How can an ordinary human being stay sane through all this mess of people, traffic, noise and pollution, to name just a few of the complexities of the downtown lifestyle? You can zone out in a meditative state – yes, even in the midst of chaos – though it may take some practice. Here are some ideas that can help you rekindle your romance with the city:

  • It’s springtime and life is in bloom! Visit your local park and enjoy the landscaping including gorgeous gardens and fragrant flowering trees. You may even run across the occasional urban rabbit.
  • Be like a tourist in your own city: Look up at the skyscrapers and around you at all the sites that would knock a country person’s socks off. When you drive into the city, pretend you’re seeing it for the very first time – even better, pretend you’ve been transported from an earlier time; your own city will blow your mind all over again.
  • Deliberately walk past landmarks as you go about your day and feast your eyes upon them – better yet, learn all about them – people flock here from all over the world to gawk at these.
  • Take up cycling. Chicago boasts many bike trails, even in the Loop, making it safer for cyclists, as well as other great places to cycle all over the city, especially the lakefront.

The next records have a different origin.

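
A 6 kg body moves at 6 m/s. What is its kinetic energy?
KE = ½mv² = ½(6)(6)² = 108.0 J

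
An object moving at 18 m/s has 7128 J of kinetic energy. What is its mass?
m = 2·KE/v² = 2·7128/(18)² = 44.0 kg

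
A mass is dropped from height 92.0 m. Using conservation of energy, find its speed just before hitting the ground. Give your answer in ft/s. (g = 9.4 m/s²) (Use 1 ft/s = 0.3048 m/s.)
mgh = ½mv² ⇒ v = √(2gh) = √(2·9.4·92.0) = 41.5885 m/s = 136.4 ft/s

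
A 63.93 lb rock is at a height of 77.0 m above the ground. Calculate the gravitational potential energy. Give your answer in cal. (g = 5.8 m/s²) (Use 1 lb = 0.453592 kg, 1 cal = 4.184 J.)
Convert to SI: m = 28.9981 kg, h = 77.0 m
PE = mgh = (28.9981)(5.8)(77.0) = 12950.6 J = 3095 cal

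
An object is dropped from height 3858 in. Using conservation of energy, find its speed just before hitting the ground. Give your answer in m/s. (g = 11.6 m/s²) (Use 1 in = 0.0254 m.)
Convert to SI: h = 97.9932 m
mgh = ½mv² ⇒ v = √(2gh) = √(2·11.6·97.9932) = 47.68 m/s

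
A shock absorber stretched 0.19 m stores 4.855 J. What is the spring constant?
k = 2·PE/x² = 2·4.855/(0.19)² = 269.0 N/m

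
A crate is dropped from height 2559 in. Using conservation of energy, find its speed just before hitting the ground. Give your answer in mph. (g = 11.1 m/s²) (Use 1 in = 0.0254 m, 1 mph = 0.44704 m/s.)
Convert to SI: h = 64.9986 m
mgh = ½mv² ⇒ v = √(2gh) = √(2·11.1·64.9986) = 37.9864 m/s = 84.97 mph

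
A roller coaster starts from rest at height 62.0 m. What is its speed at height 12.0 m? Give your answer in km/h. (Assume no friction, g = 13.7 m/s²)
mgh₁ = mgh₂ + ½mv² ⇒ v = √(2g(h₁−h₂)) = √(2·13.7·50.0) = 37.0135 m/s = 133.2 km/h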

  • Strive to see the city from various angles: From atop some of the tallest buildings in the world; take walking tours, Segway tours, an architectural boat tour and every specialty tour you can. Once you learn about the buildings and other Chicago points of interest, your city pride will grow.
  • Like the song “Up on the Roof,” when you need to mellow out, make your rooftop your own little get-away.

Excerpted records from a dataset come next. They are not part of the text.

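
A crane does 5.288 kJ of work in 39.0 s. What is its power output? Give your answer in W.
Convert to SI: W = 5288.0 J, t = 39.0 s
P = W/t = 5288.0/39.0 = 135.6 W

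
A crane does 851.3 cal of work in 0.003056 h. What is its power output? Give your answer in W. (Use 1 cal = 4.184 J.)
Convert to SI: W = 3561.84 J, t = 11.0016 s
P = W/t = 3561.84/11.0016 = 323.8 W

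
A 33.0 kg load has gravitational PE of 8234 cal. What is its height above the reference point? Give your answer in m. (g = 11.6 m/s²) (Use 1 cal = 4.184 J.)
Convert to SI: m = 33.0 kg, PE = 34451.1 J
h = PE/(mg) = 34451.1/(33.0·11.6) = 90.0 m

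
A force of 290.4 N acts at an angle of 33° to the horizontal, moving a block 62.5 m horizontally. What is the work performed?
W = F·d·cosθ = (290.4)(62.5)cos(33°) = 15220 J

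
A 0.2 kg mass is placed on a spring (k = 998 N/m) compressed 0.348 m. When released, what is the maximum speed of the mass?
½kx² = ½mv² ⇒ v = x√(k/m) = (0.348)√(998/0.2) = 24.58 m/s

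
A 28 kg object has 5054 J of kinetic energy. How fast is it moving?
v = √(2·KE/m) = √(2·5054/28) = 19.0 m/s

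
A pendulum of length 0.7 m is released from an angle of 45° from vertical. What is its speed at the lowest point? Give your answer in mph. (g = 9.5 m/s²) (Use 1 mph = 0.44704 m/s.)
h = L(1 − cosθ) = 0.7(1 − cos45°) = 0.205025 m
v = √(2gh) = √(2·9.5·0.205025) = 1.9737 m/s = 4.415 mph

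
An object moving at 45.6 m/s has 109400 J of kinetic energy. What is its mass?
m = 2·KE/v² = 2·109400/(45.6)² = 105.2 kg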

  • Bone up on Chicago history; this is a city rich in history and culture.
  • Keep tabs on events, places, people and the news, especially in your own community to spark your interest.

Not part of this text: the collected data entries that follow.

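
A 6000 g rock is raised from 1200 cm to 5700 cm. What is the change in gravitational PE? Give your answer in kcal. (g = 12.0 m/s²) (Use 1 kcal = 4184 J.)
Convert to SI: m = 6.0 kg, Δh = 45.0 m
ΔPE = mgΔh = (6.0)(12.0)(45.0) = 3240.0 J = 0.7744 kcal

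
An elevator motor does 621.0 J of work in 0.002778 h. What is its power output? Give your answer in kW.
Convert to SI: W = 621.0 J, t = 10.0008 s
P = W/t = 621.0/10.0008 = 62.095 W = 0.0621 kW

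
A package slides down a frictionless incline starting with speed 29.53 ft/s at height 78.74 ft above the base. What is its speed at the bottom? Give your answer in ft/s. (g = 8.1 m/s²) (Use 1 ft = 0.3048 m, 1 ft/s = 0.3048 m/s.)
Convert to SI: v₀ = 9.00074 m/s, h = 24.0 m
½mv₀² + mgh = ½mv² ⇒ v = √(v₀² + 2gh) = √(9.00074² + 2·8.1·24.0) = 21.6752 m/s = 71.11 ft/s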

  • Explore your own backyard: Go to the local tap or place of worship; join a group, maybe a cause; attend CAPS meetings — you might turn neighbors into friends.
  • Take advantage of all Chicago has to offer: Bars and restaurants and countless other types of venues, events, museums, parks, beaches, the zoo, a conservatory
  • Outdoor activities start soon in Chicago. No matter how busy or tired you are, don’t miss a single nice day outside if you can help it. Get out on your lunch break and find a nice spot for lunch; this may involve checking out one of the many downtown farmer’s markets. Head to Grant Park or Millennial Park after work for a live concert or movie.
  • Get out of the city on weekends for a change of pace – Try to surround yourself by nature if possible; visit a small quaint town or explore other cities. Trains head out of Chicago in all directions. Hop a train to see where it leads.

Whatever city you live, work and play in, these ideas can be incorporated into your life. If the downtown lifestyle is your thing but you’re burned out, don’t divorce yourself from the city by moving away – in your heart, you know the city is exciting, where the action is, teaming with life! Try the above suggestions to put the zing back into your love affair with the city.